Una donna, why wont it accept 'a woman' who in the right mind says 'one woman'????


https://www.duolingo.com/profile/johnfornari

and does anyone else not hear "ha" ? or are you to imagine it is there?


https://www.duolingo.com/profile/MichaelSha54814

that actually is how it sounds; the "a" from donna is lengthened almost imperceptibly. Yeah, it's unfair, but the "avere" verb is pretty common, so if you ask yourself, wait, where's the verb, then the answer is probably, oh, there was an "ha" in that sentence.


https://www.duolingo.com/profile/Andrew302474

Says Jaqen H'ghar from the faceless men of Braavos.


https://www.duolingo.com/profile/hayley_t

Is it "propria" because of the woman or because of the bag? Does propria/etc. refer to the subject or the thing being possessed :?


https://www.duolingo.com/profile/LatecomerLaurie

(American English speaker) I'm pretty sure it's the thing being possessed.


https://www.duolingo.com/profile/MichaelSha54814

I love this use of the word "proprio" in Mozart's Don Giovanni. Mozart operas are mostly in Italian, so they are cool way of testing out some of your vocab.

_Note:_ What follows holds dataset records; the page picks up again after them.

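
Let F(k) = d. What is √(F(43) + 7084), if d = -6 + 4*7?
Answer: √7106 ≈ 84.297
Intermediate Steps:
d = 22 (d = -6 + 28 = 22)
F(k) = 22
√(F(43) + 7084) = √(22 + 7084) = √7106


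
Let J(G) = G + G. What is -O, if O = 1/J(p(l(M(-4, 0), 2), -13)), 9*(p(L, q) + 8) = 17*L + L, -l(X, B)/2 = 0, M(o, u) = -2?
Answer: 1/16 ≈ 0.062500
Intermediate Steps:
l(X, B) = 0 (l(X, B) = -2*0 = 0)
p(L, q) = -8 + 2*L (p(L, q) = -8 + (17*L + L)/9 = -8 + (18*L)/9 = -8 + 2*L)
J(G) = 2*G
O = -1/16 (O = 1/(2*(-8 + 2*0)) = 1/(2*(-8 + 0)) = 1/(2*(-8)) = 1/(-16) = -1/16 ≈ -0.062500)
-O = -1*(-1/16) = 1/16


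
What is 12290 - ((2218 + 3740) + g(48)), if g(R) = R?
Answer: 6284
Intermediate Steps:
12290 - ((2218 + 3740) + g(48)) = 12290 - ((2218 + 3740) + 48) = 12290 - (5958 + 48) = 12290 - 1*6006 = 12290 - 6006 = 6284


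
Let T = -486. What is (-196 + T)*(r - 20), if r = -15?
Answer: 23870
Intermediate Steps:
(-196 + T)*(r - 20) = (-196 - 486)*(-15 - 20) = -682*(-35) = 23870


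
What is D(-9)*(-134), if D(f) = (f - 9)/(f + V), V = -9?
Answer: -134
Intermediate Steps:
D(f) = 1 (D(f) = (f - 9)/(f - 9) = (-9 + f)/(-9 + f) = 1)
D(-9)*(-134) = 1*(-134) = -134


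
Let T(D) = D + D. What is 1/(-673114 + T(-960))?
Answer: -1/675034 ≈ -1.4814e-6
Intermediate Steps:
T(D) = 2*D
1/(-673114 + T(-960)) = 1/(-673114 + 2*(-960)) = 1/(-673114 - 1920) = 1/(-675034) = -1/675034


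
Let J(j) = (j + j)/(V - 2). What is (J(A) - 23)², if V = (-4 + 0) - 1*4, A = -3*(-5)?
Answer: 676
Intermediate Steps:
A = 15
V = -8 (V = -4 - 4 = -8)
J(j) = -j/5 (J(j) = (j + j)/(-8 - 2) = (2*j)/(-10) = (2*j)*(-⅒) = -j/5)
(J(A) - 23)² = (-⅕*15 - 23)² = (-3 - 23)² = (-26)² = 676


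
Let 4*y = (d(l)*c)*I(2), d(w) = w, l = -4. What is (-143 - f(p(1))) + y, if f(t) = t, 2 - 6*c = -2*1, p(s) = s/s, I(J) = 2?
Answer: -436/3 ≈ -145.33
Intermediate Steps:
p(s) = 1
c = 2/3 (c = 1/3 - (-1)/3 = 1/3 - 1/6*(-2) = 1/3 + 1/3 = 2/3 ≈ 0.66667)
y = -4/3 (y = (-4*2/3*2)/4 = (-8/3*2)/4 = (1/4)*(-16/3) = -4/3 ≈ -1.3333)
(-143 - f(p(1))) + y = (-143 - 1*1) - 4/3 = (-143 - 1) - 4/3 = -144 - 4/3 = -436/3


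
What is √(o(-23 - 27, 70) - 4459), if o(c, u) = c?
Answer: 3*I*√501 ≈ 67.149*I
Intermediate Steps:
√(o(-23 - 27, 70) - 4459) = √((-23 - 27) - 4459) = √(-50 - 4459) = √(-4509) = 3*I*√501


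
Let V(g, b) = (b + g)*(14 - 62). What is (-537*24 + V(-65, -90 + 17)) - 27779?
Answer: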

Here's the clip, go to 2hrs 40min where the band starts playing from another opera "Cosa rara". Proprio is used here by the manservant Leporello describing how Don G is really going to pass out from choking to death engorging himself on his food. https://youtu.be/aL2VdxseTvE Buon appetito!


https://www.duolingo.com/profile/KayleeM8

Specifically, is 'borsa' used as purse, handbag, backpack, or just bag in Italy?


https://www.duolingo.com/profile/MadelynWri

I think it's more "purse" or "handbag". I believe "sacco" would mean a generic bag. :)


https://www.duolingo.com/profile/Shazano

The Italian -> English in general sucks - people don't speak the English sentences in real life. Its Italian translated by an English second language person - so it doesn't give the full context.